Sabtu, Juli 14, 2012

AKU INGIN MENGUSAP EMBUN DI KELOPAKNYA


AKU INGIN MENGUSAP EMBUN DI KELOPAKNYA
Hamiddin

Mata itu kembali menetap, membuka jendelanya, setelah semalaman ia terlelap bersama angin dan gerimis. Dari rahim mata itu lahirlah bayi-bayi mungil yang bernama kesedihan dan kegembiraan.
Mata adalah teka-teki. Karenanya kita berspekulasi menebak makna embun bening yang luluh dari kelopaknya, entah itu gelisah atau riang, aku tak tahu, hanya ia yang tahu dan paham makna bahasa embun bening itu sendiri….

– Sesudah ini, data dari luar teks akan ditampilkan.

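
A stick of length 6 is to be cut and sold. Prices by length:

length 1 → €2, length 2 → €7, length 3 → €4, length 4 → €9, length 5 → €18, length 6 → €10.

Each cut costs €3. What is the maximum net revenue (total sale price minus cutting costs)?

Build net[k] bottom-up: net[k] = max over allowed piece i of (p[i] + net[k−i]) − 3 per cut.
net[1] = 2
net[2] = 7
net[3] = 6  (first piece 1, then net[2]=7)
net[4] = 11  (first piece 2, then net[2]=7)
net[5] = 18
net[6] = 17  (first piece 1, then net[5]=18)
One optimal plan: pieces 5 + 1 (1 cut) → €20 − €3 = €17.

17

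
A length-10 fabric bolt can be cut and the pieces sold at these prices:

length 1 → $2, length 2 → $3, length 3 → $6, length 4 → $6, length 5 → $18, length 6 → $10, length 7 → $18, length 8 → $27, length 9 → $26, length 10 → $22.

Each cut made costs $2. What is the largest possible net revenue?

Build r[k] bottom-up: r[k] = max over allowed piece i of (p[i] + r[k−i]) − 2 per cut.
r[1] = 2
r[2] = max(2+2-2, 3+0) = 3
r[3] = max(2+3-2, 3+2-2, 6+0) = 6
r[4] = max(2+6-2, 3+3-2, 6+2-2, 6+0) = 6
r[5] = max(2+6-2, 3+6-2, 6+3-2, 6+2-2, 18+0) = 18
r[6] = max(2+18-2, 3+6-2, 6+6-2, 6+3-2, 18+2-2, 10+0) = 18
r[7] = max(2+18-2, 3+18-2, 6+6-2, …, 10+2-2, 18+0) = 19
r[8] = max(2+19-2, 3+18-2, 6+18-2, …, 18+2-2, 27+0) = 27
r[9] = max(2+27-2, 3+19-2, 6+18-2, …, 27+2-2, 26+0) = 27
r[10] = max(2+27-2, 3+27-2, 6+19-2, …, 26+2-2, 22+0) = 34
One optimal plan: pieces 5 + 5 (1 cut) → $36 − $2 = $34.

34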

Ia mulai beranjak dari tempat yang jauh, setelah seharian ruang korneanya menyimpan ribuan enigma. Sebuah perjalanan kosong telah ia lalui, entah bersama siapa, siapa yang ia ajak, dimana, dan mau kemana, tak ada yang tahu. Mata itu mengajakku mengarungi sebuah telaga melalui tatapan hangatnya yang sampai detik ini masih kurasakan. Telaga yang ingin ia kunjungi adalah gemuruh dimana segala hasrat tumpah menggenangi kedalamannya. Aku tak bisa beranjak dan menolak tatapan itu, ada magnet dan magma yang sewaktu-waktu bisa membuatku tak berdaya apalagi tatapannya lebih dahsyat sejak pertama kali aku mengenalnya, sebuah tatapan penuh dengan makna ganda.
Pada mata itu sebuah perjalanan seseorang ditentukan, kehadirannya membuat dunia penuh cahaya dan warna-warna. Karenanya ia memberi kita jalan kecil untuk menyusuri hutan-hutan kehidupan, mencari jejak yang hilang, mengantarkan kita pada halte-halte pengembaraan. Pada mata itu kita menumpukan harapan, tanpanya dunia adalah temaram, tak ada bulan, tak bintang, tak ada bunga, tak ada perjalanan yang mengesankan. Maka, adalah wajar bila kita mengatupkannya ketika lelah, menundukkanya ketika terlalu banyak tengadah.
Lama aku menatap mata itu, sepasang mata yang sewaktu-waktu membukanku pintu untuk mengenal lebih dalam tentang makna diri yang memilikinya. Terkadang ia memberiku kesempatan untuk berimajinasi memasuki ruang-ruang tubuh lain yang semestinya tidak perlu aku lakukan. Tapi apa boleh buat, ketika aku terjebak pada cerminnya, aku tak bisa pergi, bahkan ia membawaku mengelilingi semesta, mengarungi lautan asmara, dan menghempaskanku seketika.
Pada bilik yang ia huni, ada kehangatan yang tersembunyi, ada pagar yang tertata rapi, ada ruang untuk mencari mimpi dan makna diri. Ia mengandung ribuan gejala, cuaca, musim, dan cerita kehidupan yang tak terkatakan oleh kata-kata. Ia terkadang begitu misteri dan terkadang begitu polos untuk mengatakan sesuatu. Ia telah meragukanku: benarkah yang ia katakan benar adanya, seperti sifat dan warna yang khas ia miliki.
Mata itu adalah lembah tempatku mengasuh gelagat dan gelora alam. Mata adalah cakrawala untuk menemukan dunia lain, dunia yang hanya bisa kita temukan dalam dirinya. Mata adalah pelangi tempat mengeramnya warna-warni perjalanan hidup manusia. Dari mata itu aku tahu siapa diriku, aku tahu apa yang mesti aku katakan tentangnya, aku tahu bagaimana bercermin darinya, aku tahu bagaimana cara memahami musim-musimnya. Sekarang, sudah waktunya aku pergi, menjauh bahkan mengungsi darinya karena aku telah mengerti bahasa tatapannya, bahasa redupnya, bahasa nanarnya dan bait-bait kedipannya. Sebentar, sebelum aku benar-benar pergi, beri aku kesempatan untuk mengusap embun yang menggenangi kelopaknya dan menatapnya untuk yang terakhir kali sebelum ia beranjak untuk tidur panjangnya.